In this video, I have given a brief introduction to the Nessus platform and how to use some of its functionality.
• Firstly, we have to start the Nessus service by typing the following command,
/etc/init.d/nessusd start

• Then, we’ll navigate to http://localhost:8834 from any web browser, this is the Nessus login page. We’ll login with our account credentials created before, logging in, we see the Nessus essentials web console My Scans page, this shows all the scans you’ve created.

• Next, we’ll see how to create a new scan, on the upper right-hand corner we see the option for creating a new scan, clicking that there are different scan templates, pre-defined and user defined.

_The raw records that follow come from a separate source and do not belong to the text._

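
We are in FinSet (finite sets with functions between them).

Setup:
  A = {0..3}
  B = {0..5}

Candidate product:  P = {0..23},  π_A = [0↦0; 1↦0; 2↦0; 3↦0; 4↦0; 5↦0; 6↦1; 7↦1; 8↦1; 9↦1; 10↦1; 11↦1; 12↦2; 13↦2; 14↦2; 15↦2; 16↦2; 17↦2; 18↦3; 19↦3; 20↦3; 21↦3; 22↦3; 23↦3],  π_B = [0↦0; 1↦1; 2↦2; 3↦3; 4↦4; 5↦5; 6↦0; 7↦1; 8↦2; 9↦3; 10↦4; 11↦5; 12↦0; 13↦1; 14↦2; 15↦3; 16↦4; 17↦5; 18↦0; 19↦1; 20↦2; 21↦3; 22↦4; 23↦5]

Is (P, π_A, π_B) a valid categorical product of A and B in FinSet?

|A|·|B| = 4·6 = 24;  |P| = 24
Check the pairing map k ↦ (π_A(k), π_B(k)):
  0 ↦ (0,0)
  1 ↦ (0,1)
  2 ↦ (0,2)
  3 ↦ (0,3)
  4 ↦ (0,4)
  5 ↦ (0,5)
  6 ↦ (1,0)
  7 ↦ (1,1)
  8 ↦ (1,2)
  9 ↦ (1,3)
  10 ↦ (1,4)
  11 ↦ (1,5)
  12 ↦ (2,0)
  13 ↦ (2,1)
  14 ↦ (2,2)
  15 ↦ (2,3)
  16 ↦ (2,4)
  17 ↦ (2,5)
  18 ↦ (3,0)
  19 ↦ (3,1)
  20 ↦ (3,2)
  21 ↦ (3,3)
  22 ↦ (3,4)
  23 ↦ (3,5)
distinct pairs in image: 24 / 24 needed
  → bijection onto A×B; projections well-typed.

Answer: VALID PRODUCT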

• Choose the Host Discovery scan template and enter the name, description and target(in this case www.testphp.vulnweb.com) details in the basic settings of the scan. You change the other settings, according to your preferences like the schedule (if you want the scan to run at a specific date and time) or the scan type.

• As the target we’ve chosen is a web application, we’ll see a Web Application Scan, again enter the basic scan settings, in this you can also enter credentials, if suppose your web application has a login page. The scan type includes scanning for web vulnerabilities, in which the web application is enumerated for hidden directories and pages, and also performing generic web application tests.

• Next, we’ll create a scan policy, go to policies and click on New policy on the upper right-hand corner, again we’ll see the different templates, choose the template for which you’d like to create a custom scan policy, give the basic details and the scan type (in this, I’ll be creating a basic host enumeration policy)

• Now, we’ll launch the host discovery scan, we created and as that scan completes, we can analyse the results of a previous web application test scan we created and launched.

• Analysing the report, we see how the vulnerabilities found are represented in two type of graphs and according to their severity level. Moving on to the vulnerabilities tab, we see the vulnerabilities found listed with their names and severity level. Clicking any vulnerability, we can see the description, solution, plugin details, risk information, and more about that particular vulnerability.

• We can now see the results of the Host Discover scan which we launched, it shows the host name, details of the ping to the remote host and all the open ports of the target.

• We can also create a report of any completed scan for future reference and analysis.
Nessus gives us the option of three report formats, which are PDF, HTML and CSV.

Conclusion
Tenable Nessus Essentials is a very good freeware for basic Vulnerability assessment (VA), for small business owners and average home users. It has a user-friendly GUI and gives a detailed report of the vulnerabilities found and also their risk information including the solution for patching it. It is also used in the InfoSec community for automated VA on applications, machines and networks and provides a great deal of information and loopholes without the effort of manual testing.